Le procès de vedettes le plus médiatisé des dernières années s’est conclu en faveur de l’acteur Johnny Depp, qui portait plainte pour diffamation contre son ex-femme Amber Heard. Cette dernière avait dénoncé dans le Washington Post en 2017 les agressions physiques et psychologiques subies, se qualifiant de « figure publique représentant la violence domestique », sans toutefois nommer Depp. L’interprète de Jack Sparrow a tout de même décidé de la poursuivre et, des mois durant, le public a pu suivre le procès télédiffusé. Sur les réseaux sociaux, une large portion des internautes a dépeint Amber Heard comme une menteuse, analysant ses faits et gestes durant les audiences. La victoire (et la réhabilitation) de Johnny Depp et l’ostracisation de Heard sont considérées par certains comme un recul pour le mouvement #moiaussi.

Marissa Groguhé, La Presse

Barbada non grata à Saint-Laurent

PHOTO GRAHAM HUGHES, ARCHIVES LA PRESSE CANADIENNE

La drag queen Barbada

Barbada a essuyé des vents de face cette année, mais elle a tenu tête à ses détracteurs. En août, le conseil d’arrondissement de Saint-Laurent a d’abord voulu suspendre l’activité de contes offerte par la drag queen dans deux de ses bibliothèques. Après une rencontre avec Sébastien Potvin (l’ancien enseignant en musique qui se glisse sous la perruque de Barbada), le conseil s’est rétracté et ce dernier a pu reprendre ses lectures. Son apparition en fée des Étoiles aux côtés du père Noël lors du dernier défilé au centre-ville de Montréal a aussi fait quelques vagues. Tant pis pour les grincheux. La fée avait sorti son plus beau costume…

Stéphanie Morin, La Presse

Pas de blackface dans Les filles de Caleb

PHOTO ARCHIVES RADIO-CANADA

Marina Orsini et Roy Dupuis dans Les filles de Caleb

La série historique adaptée du roman d’Arlette Cousture s’est retrouvée sur Netflix à l’automne, mais le deuxième épisode a été tout bonnement retiré de la plateforme en raison d’un blackface.
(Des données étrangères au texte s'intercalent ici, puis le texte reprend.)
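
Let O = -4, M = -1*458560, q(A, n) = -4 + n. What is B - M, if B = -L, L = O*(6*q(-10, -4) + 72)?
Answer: 458656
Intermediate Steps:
M = -458560
L = -96 (L = -4*(6*(-4 - 4) + 72) = -4*(6*(-8) + 72) = -4*(-48 + 72) = -4*24 = -96)
B = 96 (B = -1*(-96) = 96)
B - M = 96 - 1*(-458560) = 96 + 458560 = 458656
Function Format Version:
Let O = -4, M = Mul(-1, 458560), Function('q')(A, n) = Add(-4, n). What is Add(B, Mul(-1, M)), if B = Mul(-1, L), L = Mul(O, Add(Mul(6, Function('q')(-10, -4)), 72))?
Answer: 458656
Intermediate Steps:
M = -458560
L = -96 (L = Mul(-4, Add(Mul(6, Add(-4, -4)), 72)) = Mul(-4, Add(Mul(6, -8), 72)) = Mul(-4, Add(-48, 72)) = Mul(-4, 24) = -96)
B = 96 (B = Mul(-1, -96) = 96)
Add(B, Mul(-1, M)) = Add(96, Mul(-1, -458560)) = Add(96, 458560) = 458656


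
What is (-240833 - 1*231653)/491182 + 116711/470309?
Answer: -11777719698/16500522517 ≈ -0.71378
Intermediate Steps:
(-240833 - 1*231653)/491182 + 116711/470309 = (-240833 - 231653)*(1/491182) + 116711*(1/470309) = -472486*1/491182 + 16673/67187 = -236243/245591 + 16673/67187 = -11777719698/16500522517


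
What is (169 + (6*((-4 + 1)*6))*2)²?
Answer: 2209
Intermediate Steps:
(169 + (6*((-4 + 1)*6))*2)² = (169 + (6*(-3*6))*2)² = (169 + (6*(-18))*2)² = (169 - 108*2)² = (169 - 216)² = (-47)² = 2209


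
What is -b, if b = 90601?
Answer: -90601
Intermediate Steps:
-b = -1*90601 = -90601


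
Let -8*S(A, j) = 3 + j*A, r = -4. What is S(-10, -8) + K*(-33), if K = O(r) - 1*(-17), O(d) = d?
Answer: -3515/8 ≈ -439.38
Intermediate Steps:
S(A, j) = -3/8 - A*j/8 (S(A, j) = -(3 + j*A)/8 = -(3 + A*j)/8 = -3/8 - A*j/8)
K = 13 (K = -4 - 1*(-17) = -4 + 17 = 13)
S(-10, -8) + K*(-33) = (-3/8 - ⅛*(-10)*(-8)) + 13*(-33) = (-3/8 - 10) - 429 = -83/8 - 429 = -3515/8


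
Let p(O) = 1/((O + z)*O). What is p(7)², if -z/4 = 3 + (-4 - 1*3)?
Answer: 1/25921 ≈ 3.8579e-5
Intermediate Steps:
z = 16 (z = -4*(3 + (-4 - 1*3)) = -4*(3 + (-4 - 3)) = -4*(3 - 7) = -4*(-4) = 16)
p(O) = 1/(O*(16 + O)) (p(O) = 1/((O + 16)*O) = 1/((16 + O)*O) = 1/(O*(16 + O)))
p(7)² = (1/(7*(16 + 7)))² = ((⅐)/23)² = ((⅐)*(1/23))² = (1/161)² = 1/25921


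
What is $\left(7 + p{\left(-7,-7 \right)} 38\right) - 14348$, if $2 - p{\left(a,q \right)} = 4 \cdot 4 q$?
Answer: $-10009$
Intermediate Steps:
$p{\left(a,q \right)} = 2 - 16 q$ ($p{\left(a,q \right)} = 2 - 4 \cdot 4 q = 2 - 16 q$)
$\left(7 + p{\left(-7,-7 \right)} 38\right) - 14348 = \left(7 + \left(2 - -112\right) 38\right) - 14348 = \left(7 + \left(2 + 112\right) 38\right) - 14348 = \left(7 + 114 \cdot 38\right) - 14348 = \left(7 + 4332\right) - 14348 = 4339 - 14348 = -10009$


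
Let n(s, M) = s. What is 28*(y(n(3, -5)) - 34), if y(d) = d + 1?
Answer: -840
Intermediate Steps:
y(d) = 1 + d
28*(y(n(3, -5)) - 34) = 28*((1 + 3) - 34) = 28*(4 - 34) = 28*(-30) = -840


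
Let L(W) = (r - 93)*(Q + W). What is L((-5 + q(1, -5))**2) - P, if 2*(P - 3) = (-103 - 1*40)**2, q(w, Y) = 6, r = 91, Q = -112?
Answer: -20011/2 ≈ -10006.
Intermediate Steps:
L(W) = 224 - 2*W (L(W) = (91 - 93)*(-112 + W) = -2*(-112 + W) = 224 - 2*W)
P = 20455/2 (P = 3 + (-103 - 1*40)**2/2 = 3 + (-103 - 40)**2/2 = 3 + (1/2)*(-143)**2 = 3 + (1/2)*20449 = 3 + 20449/2 = 20455/2 ≈ 10228.)
L((-5 + q(1, -5))**2) - P = (224 - 2*(-5 + 6)**2) - 1*20455/2 = (224 - 2*1**2) - 20455/2 = (224 - 2*1) - 20455/2 = (224 - 2) - 20455/2 = 222 - 20455/2 = -20011/2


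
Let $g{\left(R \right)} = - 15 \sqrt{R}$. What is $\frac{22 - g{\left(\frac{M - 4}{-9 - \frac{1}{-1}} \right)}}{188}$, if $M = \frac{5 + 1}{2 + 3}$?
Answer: $\frac{11}{94} + \frac{3 \sqrt{35}}{376} \approx 0.16422$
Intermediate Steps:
$M = \frac{6}{5} \approx 1.2$
$\frac{22 - g{\left(\frac{M - 4}{-9 - \frac{1}{-1}} \right)}}{188} = \frac{22 - - 15 \sqrt{\frac{\frac{6}{5} - 4}{-9 - \frac{1}{-1}}}}{188} = \left(22 - - 15 \sqrt{- \frac{14}{5 \left(-9 - -1\right)}}\right) \frac{1}{188} = \left(22 - - 15 \sqrt{- \frac{14}{5 \left(-9 + 1\right)}}\right) \frac{1}{188} = \left(22 - - 15 \sqrt{- \frac{14}{5 \left(-8\right)}}\right) \frac{1}{188} = \left(22 - - 15 \sqrt{\left(- \frac{14}{5}\right) \left(- \frac{1}{8}\right)}\right) \frac{1}{188} = \left(22 - - 15 \sqrt{\frac{7}{20}}\right) \frac{1}{188} = \left(22 - - 15 \frac{\sqrt{35}}{10}\right) \frac{1}{188} = \left(22 - - \frac{3 \sqrt{35}}{2}\right) \frac{1}{188} = \left(22 + \frac{3 \sqrt{35}}{2}\right) \frac{1}{188} = \frac{11}{94} + \frac{3 \sqrt{35}}{376}$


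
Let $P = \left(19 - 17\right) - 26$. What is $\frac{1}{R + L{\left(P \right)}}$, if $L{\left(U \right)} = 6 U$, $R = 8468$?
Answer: $\frac{1}{8324} \approx 0.00012013$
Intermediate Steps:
$P = -24$ ($P = 2 - 26 = -24$)
$\frac{1}{R + L{\left(P \right)}} = \frac{1}{8468 + 6 \left(-24\right)} = \frac{1}{8468 - 144} = \frac{1}{8324}$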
Dans l’épisode en question, le personnage d’Ovila, incarné par Roy Dupuis, participe à un spectacle de Noël sur la Nativité. Il revêt le costume du roi mage noir, Balthazar, et se peint donc le visage en noir. En entrevue avec La Presse, l’acteur s’était dit choqué par la situation. « C’est un manque de respect pour l’histoire, pour l’auteure, pour la série elle-même, nous avait-il confié. La série se passe à Saint-Tite, au XIXe siècle, il n’y avait pas de Noirs à cette époque-là… »

Jean Siag, La Presse

Le trio toxique d’OD quitte les villas

PHOTO MARTIN CHAMBERLAND, ARCHIVES LA PRESSE

Isaack, l’un des trois candidats d’Occupation double qui ont dû quitter l’aventure

L’émission de téléréalité Occupation double a vécu son lot de rebondissements au fil des ans, mais la mouture 2022 est à marquer d’une pierre blanche. Des candidats ont été accusés par les téléspectateurs d’avoir intimidé un de leurs colocataires, Jonathan, en se liguant contre lui et en complotant finalement pour le faire sortir de l’aventure. La grogne populaire a eu raison des trois candidats concernés, qui ont dû plier bagage et quitter l’aventure sur ordre de la production. Occupation double avait entre-temps perdu de nombreux commanditaires. La production a finalement présenté ses excuses, notamment pour ne pas avoir sévi plus tôt.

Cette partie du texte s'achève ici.